W debiucie w ŁKS Sypniewski był bardzo spięty
„Sypek” był bardzo spięty w debiucie, nie pokazał w pełni swoich wielkich umiejętności. Został zmieniony w 36 minucie przez Mariusza Gałaja. Spiker tamtego meczu, nieżyjący już red. Andrzej Szymański mówił do mikrofonu, gdy młody Igor schodził z boiska: „Igor nie martw się, następnym razem będzie lepiej”.
Miał Aszu rację. Było lepiej, dużo lepiej, choć na następny mecz w barwach ŁKS musiał czekać prawie dwa lata. Zagrał 14 czerwca 1995 roku w meczu z Górnikiem Zabrze (4:1), zastępując na ostatnie 11 minut Daniela Dubickiego. Później przeszedł do Ceramiki Opoczno, z której wyjechał do Grecji i jego kariera nabrała niesamowitego tempa. Nie każdy wytrzymałby taką karuzelę nastrojów.
W autobiografii „Zasypany” opowiedział o swoich alkoholiźmie
Były piłkarz ŁKS, to jeden z największych talentów polskiej piłki. Sypniewski, który ma na koncie mecze i gole w Lidze Mistrzów w barwach greckiego Panathinaikosu Ateny (pokonał m.in. słynnego Davida Seamana z Arsenalu), w 2006 roku miał wielki udział w powrocie ŁKS do ekstraklasy. Później wyjechał do Szwecji, gdzie grał z powodzeniem kilka lat wcześniej. Problemy osobiste sprawiły, że nie był w stanie wykorzystać swoich ponadprzeciętnych umiejętności.
Były piłkarz w 2014 roku wydał autobiografię, w której był szczery aż do bólu… W książce pt. „Zasypany” opowiedział o swojej depresji, alkoholizmie, a także o wielkich meczach, w których grał niedługo po wypiciu alkoholu…
Sypniewski przegrał walkę, którą od lat toczył ze swymi demonami
Dziennik Łódzki o Igorze Sypniewskim pisał trzy lata temu:
„Jego pierwsza przygoda z łódzkim klubem miała miejsce, gdy piłkarz był nastolatkiem i ograniczyła się do epizodu.
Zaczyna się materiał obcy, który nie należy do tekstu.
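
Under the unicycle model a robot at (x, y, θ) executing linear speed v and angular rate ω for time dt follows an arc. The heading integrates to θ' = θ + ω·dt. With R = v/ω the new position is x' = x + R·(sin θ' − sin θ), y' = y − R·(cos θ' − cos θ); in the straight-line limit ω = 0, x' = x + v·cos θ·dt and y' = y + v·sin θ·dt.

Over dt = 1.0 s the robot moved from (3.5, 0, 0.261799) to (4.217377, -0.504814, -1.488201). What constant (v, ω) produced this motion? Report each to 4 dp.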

Później stał się zawodnikiem, który w barwach Panathinaikosu Ateny »kręcił« w Lidze Mistrzów obrońcami Arsenalu Londyn, a na słynnym Highbury pokonał samego Davida Seamana”.
Sypniewski wrócił na al. Unii 2 po wielu latach wiosną 2005 roku i chociaż, jak sam potem przyzna, nie zdołał okiełznać swoich „demonów”, a te prześladowały tego niezwykle utalentowanego zawodnika od zawsze, szybko stał się czołową postacią łódzkiego klubu. Popularny „Sypek” spędził w ŁKS półtora roku, wystąpił w 46 spotkaniach i zdobył 16 goli, co najważniejsze, bardzo pomógł klubowi awansować do ekstraklasy w 2006 roku. A potem? Potem Sypniewski przegrał walkę, którą toczył od lat.